Rev. Hy McEnery, 66. Mr. McEnery’s great-grandfather John McEnery, a Confederate officer who became a Democratic politician in Louisiana, contended after the election of 1872 that the governorship had been stolen from him by Reconstruction-era Republicans. On his behalf, thousands belonging to the paramilitary White League descended on New Orleans in 1874, defeating the state militia and the Metropolitan Police and occupying state government offices for several days. A monument to this battle was the first to be taken down, early on the morning of April 24.
We got the word that Jefferson Davis was coming down so we all assembled at Jefferson Davis. While we were there, we had lookouts placed at other monuments. We got the word they were forming at the foot of Canal Street. I got there around 3 and they had just begun taking it down.
The name of that war, the most accurate name was the War of Northern Aggression, of the Northeastern establishment slave trader robber barons.
When you attack a person’s family member it’s very personal. My ancestors are being reviled as evil and bad people, and they are good people. We’re condemned because we fought the federal government, right? What about the Native Americans? They waged war also and they also owned slaves. Are we going to tear down their monuments?
This monument is a monument to greatness and nobility and the sublime purpose of the human race, and they vilified it through a massive lying campaign. I can assure you that everybody who has ancestors and knows this story is very upset about it.
Because I’m a student of history and I know how things work, I know that when you are going to conquer a people, subjugate a people, it’s very important to remove their cultural foundations because their strength comes from that. The bad guys know that, which means they have to destroy our culture, our history. And when they do that, they destroy your identity, they destroy your soul. They come back and they replace it with the personality and the soul of a slave or a serf.
Topsy Chapman, 69. The Chapman family history, told over generations, tells of a slave named Andeline who in 1852, as a young teenager, gave birth to Chapman’s great-grandmother, Ann Davis. In recent years the oral history learned by Ms. Chapman, a singer in New Orleans, has been corroborated by her nephew Keith Moore, who said his archival research showed they were on a plantation owned by Jefferson Davis.

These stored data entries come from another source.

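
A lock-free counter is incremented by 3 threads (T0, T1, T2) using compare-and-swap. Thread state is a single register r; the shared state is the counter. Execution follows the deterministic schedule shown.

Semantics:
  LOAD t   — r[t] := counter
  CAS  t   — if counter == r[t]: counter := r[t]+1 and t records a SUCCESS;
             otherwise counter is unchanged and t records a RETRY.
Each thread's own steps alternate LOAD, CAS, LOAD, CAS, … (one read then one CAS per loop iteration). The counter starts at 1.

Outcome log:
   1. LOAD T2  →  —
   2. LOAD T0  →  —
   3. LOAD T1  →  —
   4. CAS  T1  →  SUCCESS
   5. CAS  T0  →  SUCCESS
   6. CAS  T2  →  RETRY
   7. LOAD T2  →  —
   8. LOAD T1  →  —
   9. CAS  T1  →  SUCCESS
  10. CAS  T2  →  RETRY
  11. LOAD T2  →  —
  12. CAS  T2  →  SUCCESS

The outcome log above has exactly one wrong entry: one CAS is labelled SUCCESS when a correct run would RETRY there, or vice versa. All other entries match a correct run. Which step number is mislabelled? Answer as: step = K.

step = 5

Correct run:
[1] T2.load  rd  (counter 1, T2.r 1)
[2] T0.load  rd  (counter 1, T0.r 1)
[3] T1.load  rd  (counter 1, T1.r 1)
[4] T1.cas  hit  (counter 2, T1.r 1)
[5] T0.cas  miss  (counter 2, T0.r 1)
[6] T2.cas  miss  (counter 2, T2.r 1)
[7] T2.load  rd  (counter 2, T2.r 2)
[8] T1.load  rd  (counter 2, T1.r 2)
[9] T1.cas  hit  (counter 3, T1.r 2)
[10] T2.cas  miss  (counter 3, T2.r 2)
[11] T2.load  rd  (counter 3, T2.r 3)
[12] T2.cas  hit  (counter 4, T2.r 3)
Mismatch at 5.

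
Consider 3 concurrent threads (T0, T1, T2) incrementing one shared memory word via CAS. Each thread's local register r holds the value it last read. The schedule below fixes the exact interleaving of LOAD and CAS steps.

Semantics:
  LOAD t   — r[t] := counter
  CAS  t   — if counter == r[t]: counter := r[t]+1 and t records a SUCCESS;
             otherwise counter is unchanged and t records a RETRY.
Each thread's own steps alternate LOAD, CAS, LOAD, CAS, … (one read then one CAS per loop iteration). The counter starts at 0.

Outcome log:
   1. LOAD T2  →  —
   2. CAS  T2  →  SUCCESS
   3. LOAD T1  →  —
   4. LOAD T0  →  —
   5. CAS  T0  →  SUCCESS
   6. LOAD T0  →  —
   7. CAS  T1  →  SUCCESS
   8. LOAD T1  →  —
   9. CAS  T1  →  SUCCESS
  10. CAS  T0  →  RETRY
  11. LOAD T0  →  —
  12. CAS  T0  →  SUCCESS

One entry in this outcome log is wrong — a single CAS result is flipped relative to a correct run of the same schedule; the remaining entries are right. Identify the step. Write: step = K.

step = 7

Correct run:
step 1: T2 LOAD ⇒ load; ctr=0 reg=0
step 2: T2 CAS ⇒ ok; ctr=1 reg=0
step 3: T1 LOAD ⇒ load; ctr=1 reg=1
step 4: T0 LOAD ⇒ load; ctr=1 reg=1
step 5: T0 CAS ⇒ ok; ctr=2 reg=1
step 6: T0 LOAD ⇒ load; ctr=2 reg=2
step 7: T1 CAS ⇒ retry; ctr=2 reg=1
step 8: T1 LOAD ⇒ load; ctr=2 reg=2
step 9: T1 CAS ⇒ ok; ctr=3 reg=2
step 10: T0 CAS ⇒ retry; ctr=3 reg=2
step 11: T0 LOAD ⇒ load; ctr=3 reg=3
step 12: T0 CAS ⇒ ok; ctr=4 reg=3
Flip is step 7.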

Up until a few years ago, my mother wouldn’t talk about what she had heard about her grandmother’s life on the plantation. My mother was born in 1904 and so you couldn’t just talk about white people in those days.
I passed those New Orleans monuments all the time for most of my adult life. It never dawned on me that those statues were really honoring those people. But that point was made clear to me by the people who fought to keep the monuments there.
We know it’s a part of history. It happened. That’s the way things were in those days. But why do you want to hold on to something so evil?
To me, it’s like a never-ending story. My people are religious. They’re Baptists. When I was a little girl, the white Baptist church hired my father, who was a brick mason, to build a pretty brick building for them. But our church was wooden and it was raggedy. So I remember asking him: “Why don’t we just shut down our church and go to church with them? Because God loves everybody, right?”
He told me, “We can’t do that, baby. That’s just the way the world is.”